- Pierstown, New York Pierstown, New York
- Coordinates: 42°46′18″N 74°54′46″W﻿ / ﻿42.77167°N 74.91278°W
- Country: United States
- State: New York
- County: Otsego
- Town: Otsego
- Elevation: 1,427 ft (435 m)
- Time zone: UTC-5 (Eastern (EST))
- • Summer (DST): UTC-4 (EDT)
- ZIP code: 13337
- Area code: 607

= Pierstown, New York =

Pierstown is a hamlet located on CR-28 north of Cooperstown and west of Five Mile Point in the Town of Otsego, in Otsego County, New York, United States.

Pierstown Grange No. 793 is located here and is one of three remaining in Otsego County. It is a contributing building to the Glimmerglass Historic District.

==History==

The story of Pierstown unfolds rapidly, its early days marked by the industrious hum of mills harnessing the power of Leatherstocking Creek as it cascaded over Leatherstocking Falls. Imagine a bustling scene: three sawmills slicing through timber, three gristmills grinding grain, and a carding machine processing wool. Add to that a lively social scene with five taverns, three stores, and a multitude of other businesses – tanneries, blacksmith shops, even a brewery.

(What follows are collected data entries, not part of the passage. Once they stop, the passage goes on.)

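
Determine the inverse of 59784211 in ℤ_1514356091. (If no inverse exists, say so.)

gcd(1514356091, 59784211) by repeated division:
1514356091 = 25*59784211 + 19750816
59784211 = 3*19750816 + 531763
19750816 = 37*531763 + 75585
531763 = 7*75585 + 2668
75585 = 28*2668 + 881
2668 = 3*881 + 25
881 = 35*25 + 6
25 = 4*6 + 1
6 = 6*1 + 0
The gcd is 1. Working backward:
1 = 25 − 4·6
1 = −4·881 + 141·25
1 = 141·2668 − 427·881
1 = −427·75585 + 12097·2668
1 = 12097·531763 − 85106·75585
1 = −85106·19750816 + 3161019·531763
1 = 3161019·59784211 − 9568163·19750816
1 = −9568163·1514356091 + 242365094·59784211
So 59784211·242365094 ≡ 1 (mod 1514356091).

242365094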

But time, as it often does, brought change. By 1886, only a solitary blacksmith shop remained as a testament to Pierstown's once-thriving past. Agriculture took center stage, transforming the town into a pastoral landscape. This shift mirrored trends across upstate New York, where farming eventually declined in the latter part of the 20th century.

Pierstown's origins trace back to the Pīer family, pioneers who settled the land as part of the Great Barrington Purchase around 1786. Six brothers established themselves on the Brick House Farm, one even opening a tavern. Notably, brother Abner served in the Revolutionary War, enduring a harrowing ordeal during the Cherry Valley Massacre where he was tomahawked, scalped, and wounded, yet miraculously survived.